No dia 30 de Janeiro de 2017 o paciente JM... foi visto pela Dr.ª AF..., dermatologista, que lhe diagnosticou uma toxidermia associada à toxicidade à Bleomicina, tendo-lhe prescrito a administração de corticóides, que é o tratamento adequado para lhe fazer face.
Ora, com data de 21/04/2017 foi realizado pelo paciente, no centro clinico da Ré Tomografia por emissão de positrões – PET/CT cujo relatório se encontra junto como doc. 22 da PI (fls. 58 v.º), e que se deu por integralmente reproduzido, do qual consta, além do mais, a remissão do linfoma, ou seja, foi totalmente favorável o tratamento e a terapia utilizada para fazer face à doença de que o doente padecia.

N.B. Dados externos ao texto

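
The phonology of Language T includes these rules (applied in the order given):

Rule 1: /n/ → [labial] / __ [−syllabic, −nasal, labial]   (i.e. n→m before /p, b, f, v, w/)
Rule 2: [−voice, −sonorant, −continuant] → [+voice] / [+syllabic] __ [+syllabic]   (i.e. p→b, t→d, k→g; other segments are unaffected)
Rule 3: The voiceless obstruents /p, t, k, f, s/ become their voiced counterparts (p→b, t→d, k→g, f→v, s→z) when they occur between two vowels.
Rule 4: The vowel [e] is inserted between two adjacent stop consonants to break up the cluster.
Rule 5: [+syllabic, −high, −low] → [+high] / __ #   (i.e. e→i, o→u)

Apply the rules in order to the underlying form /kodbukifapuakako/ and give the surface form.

kodebugivabuagagu

Rule 1 (nasal place assimilation): no segment meets the environment; /kodbukifapuakako/ is unchanged.
Rule 2 (intervocalic voicing): /k/ is a voiceless stop between vowels /u/ and /i/, so it voices to [g]. /p/ is a voiceless stop between vowels /a/ and /u/, so it voices to [b]. /k/ is a voiceless stop between vowels /a/ and /a/, so it voices to [g]. /k/ is a voiceless stop between vowels /a/ and /o/, so it voices to [g]. /kodbukifapuakako/ → kodbugifabuagago.
Rule 3 (intervocalic voicing): /f/ is a voiceless obstruent between vowels /i/ and /a/, so it voices to [v]. /kodbugifabuagago/ → kodbugivabuagago.
Rule 4 (stop-cluster e-epenthesis): /d/ and /b/ form a stop–stop cluster, so [e] is inserted between them. /kodbugivabuagago/ → kodebugivabuagago.
Rule 5 (final vowel raising): /o/ is a mid vowel in word-final position, so it raises to [u]. /kodebugivabuagago/ → kodebugivabuagagu.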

É insofismável que o paciente veio a falecer, porém, teriam os AA. de ter logrado provar que tal evento fatal adveio da falta de tratamento ou até de diagnóstico da ré, ou seja, competia aos AA. provar que decorrente da terapêutica seguida (ou omitida) o paciente veio a sofrer uma situação adversa, indevidamente diagnosticada e tratada e que foi na sequência destas omissões que adveio a morte de JM....
 Volvendo à decisão recorrida: «No caso, atenta a factualidade assente, há que concluir que os AA. não lograram provar, como lhes competia, o cumprimento defeituoso do contrato de prestação de serviços, não se tendo provado que, de acordo com a legis artis devessem ter adoptado quaisquer outros comportamentos ou que devessem ter determinado o internamento do doente.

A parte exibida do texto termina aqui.